After obtaining a new account, I enter it into my user profile, and get an authorization e-mail almost instantly (Yes, moderators, it's still good old me).  And while I'm very happy so far with my new account, I am still wondering A) whether that anti-spam filter really was the actual cause of my problem, B) whether anyone else has had similar difficulties, and C) whether there might be any effective solution to the problem less drastic than getting a new e-mail address.  

Does anyone out there have any ideas on this one?


----------



## WizarDru (Jan 20, 2002)

*Same thing happened to me*

After I saw this thread, I changed my e-mail to my ISP, not my personal domain, and got the authorization e-mail instantly.


Annoying, but it seems to have worked.  We'll know if I can actually see this post.

I was starting to get REALLY frustrated.  I sure hope these new boards show off some really cool features soon, for all the trouble they seem to be causing.


----------



## Tratyn Runewind (Jan 20, 2002)

Hi again!

Well, it's nice in an odd way to know that it's not just me having this problem.  And I'm certainly glad that someone got some use out of my posting.  I'm guessing that Dalan's problem, which he mentions in this thread, might be something similar.  It's comforting to know that the mods are willing to walk the extra mile with those who don't want to abandon their current e-mail accounts.

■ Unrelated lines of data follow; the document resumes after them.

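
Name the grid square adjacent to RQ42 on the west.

Longitude square 4; −1 → 3.
The latitude characters are unchanged.

RQ32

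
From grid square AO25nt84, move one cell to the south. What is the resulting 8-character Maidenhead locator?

Latitude extended square 4; −1 → 3.
The longitude characters are unchanged.

AO25nt83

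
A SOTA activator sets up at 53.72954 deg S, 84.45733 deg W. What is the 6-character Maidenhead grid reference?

ED76sg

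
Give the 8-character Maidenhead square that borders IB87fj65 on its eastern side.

IB87fj75

Longitude extended square 6; +1 → 7.
The latitude characters are unchanged.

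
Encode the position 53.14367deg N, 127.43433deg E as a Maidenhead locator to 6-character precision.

PO33rd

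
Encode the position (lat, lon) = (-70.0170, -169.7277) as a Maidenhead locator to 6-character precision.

AB59dx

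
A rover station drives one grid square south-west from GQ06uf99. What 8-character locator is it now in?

Longitude extended square 9; −1 → 8.
Latitude extended square 9; −1 → 8.

GQ06uf88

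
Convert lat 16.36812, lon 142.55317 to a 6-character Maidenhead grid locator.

Offset from 180°W / 90°S: lon 322.5532°, lat 106.3681°.
Field (20°×10°, letters A–R): lon ⌊322.5532/20⌋ = 16 → Q; lat ⌊106.3681/10⌋ = 10 → K.
Square (2°×1°, digits 0–9): lon ⌊2.5532/2⌋ = 1; lat ⌊6.3681/1⌋ = 6.
Subsquare (5′×2.5′, letters a–x): lon ⌊0.5532/0.0833333⌋ = 6 → g; lat ⌊0.3681/0.0416667⌋ = 8 → i.

QK16gi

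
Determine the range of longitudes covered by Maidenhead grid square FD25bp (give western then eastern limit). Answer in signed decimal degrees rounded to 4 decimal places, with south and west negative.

Field F=5, D=3: +5·20° lon, +3·10° lat → SW at lon -80°, lat -60°.
Square 2, 5: +2·2° lon, +5·1° lat → SW at lon -76°, lat -55°.
Subsquare b=1, p=15: +1·0.0833333° lon, +15·0.0416667° lat → SW at lon -75.9167°, lat -54.375°.
Cell spans 0.0833333° lon × 0.0416667° lat.
west -75.9167, east -75.8333.

-75.9167, -75.8333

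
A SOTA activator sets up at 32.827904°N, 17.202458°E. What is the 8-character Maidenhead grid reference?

Shift to the Maidenhead origin (180°W, 90°S): lon 197.20246, lat 122.82790.
Field: lon ⌊197.20246/20⌋ = 9 → J; lat ⌊122.82790/10⌋ = 12 → M.
Square: lon ⌊17.20246/2⌋ = 8; lat ⌊2.82790/1⌋ = 2.
Subsquare: lon ⌊1.20246/0.0833333⌋ = 14 → o; lat ⌊0.82790/0.0416667⌋ = 19 → t.
Extended square: lon ⌊0.03579/0.00833333⌋ = 4; lat ⌊0.03624/0.00416667⌋ = 8.

JM82ot48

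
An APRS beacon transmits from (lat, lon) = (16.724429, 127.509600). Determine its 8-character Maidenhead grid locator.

PK36sr13

Add 180° to longitude and 90° to latitude: 307.50960, 106.72443.
Field (20°×10°, letters A–R): lon ⌊307.50960/20⌋ = 15 → P; lat ⌊106.72443/10⌋ = 10 → K.
Square (2°×1°, digits 0–9): lon ⌊7.50960/2⌋ = 3; lat ⌊6.72443/1⌋ = 6.
Subsquare (5′×2.5′, letters a–x): lon ⌊1.50960/0.0833333⌋ = 18 → s; lat ⌊0.72443/0.0416667⌋ = 17 → r.
Extended square (30″×15″, digits 0–9): lon ⌊0.00960/0.00833333⌋ = 1; lat ⌊0.01610/0.00416667⌋ = 3.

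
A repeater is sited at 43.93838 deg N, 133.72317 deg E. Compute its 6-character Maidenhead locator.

PN63uw

Offset from 180°W / 90°S: lon 313.7232°, lat 133.9384°.
Field: lon ⌊313.7232/20⌋ = 15 → P; lat ⌊133.9384/10⌋ = 13 → N.
Square: lon ⌊13.7232/2⌋ = 6; lat ⌊3.9384/1⌋ = 3.
Subsquare: lon ⌊1.7232/0.0833333⌋ = 20 → u; lat ⌊0.9384/0.0416667⌋ = 22 → w.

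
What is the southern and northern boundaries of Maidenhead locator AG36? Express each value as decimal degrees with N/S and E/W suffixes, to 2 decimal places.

24.00° S, 23.00° S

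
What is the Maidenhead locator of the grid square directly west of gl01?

Longitude square 0; −1 → -1, wraps to 9, carry into field.
Longitude field G = 6; −1 → 5 = F.
The latitude characters are unchanged.

FL91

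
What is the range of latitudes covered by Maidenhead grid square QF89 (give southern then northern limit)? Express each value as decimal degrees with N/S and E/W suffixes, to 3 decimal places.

31.000° S, 30.000° S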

There do seem to be some interesting, and potentially useful and fun, changes to the new boards.  Heck, just this "Preview Reply" button will be a boon to me in catching mistyped or forgotten vBcode tags.  And while an inability to communicate with the mods about the problem was frustrating to me too, it does seem to me to be a bit unfair to blame it on the new boards.  They are, after all, sending the e-mails promptly; it appears to be inflexible filtering policies that are bouncing them back.  

So if your e-mails are failing to show, you might want to see if your account's spam filters are more configurable than my old one was.  With luck, all it will take will be a few mouse clicks to be up and posting!


----------



## Morrus (Jan 20, 2002)

A few people do seem to be having this problem; unfortunately there's nothing that can be done at this end to solve it.  You'll need to either turn off/configure your spam filters (as if a messagage from here could ever be considered spam!) or, if that's not possible, use a different email address.

I've started towork through the list of people who sent me "Help!" emails, but it could take a while.  If you happen to be near the bottom of the list, then I apologise for the delay.


----------



## WizarDru (Jan 20, 2002)

No Problem.  Now that we know what the issue is, we've used our alternate e-mail addresses, and we're OK.  The real problem was that we couldn't post that we were having a problem, and since I don't control my e-mail host, I didn't even know it was happening.


Thanks.


----------



## Tratyn Runewind (Jan 21, 2002)

Hi again!

Yes, as WizarDru said, everything's copacetic here at my end now.  I'm actually happier with my new account than my old, so as the Gaffer says, "all's well as turns out better."  And speaking of nice new features, it looks like the admins can now turn any thread into an "Announcement" that stays at the top of the display.  Seems like a handy tool for keeping useful news visible.

And, as WizarDru also said, thanks.  Getting a new software package up and running properly can take a lot of fine-tuning; but this spam filter thing is a headache that's not really under the mods' control.


----------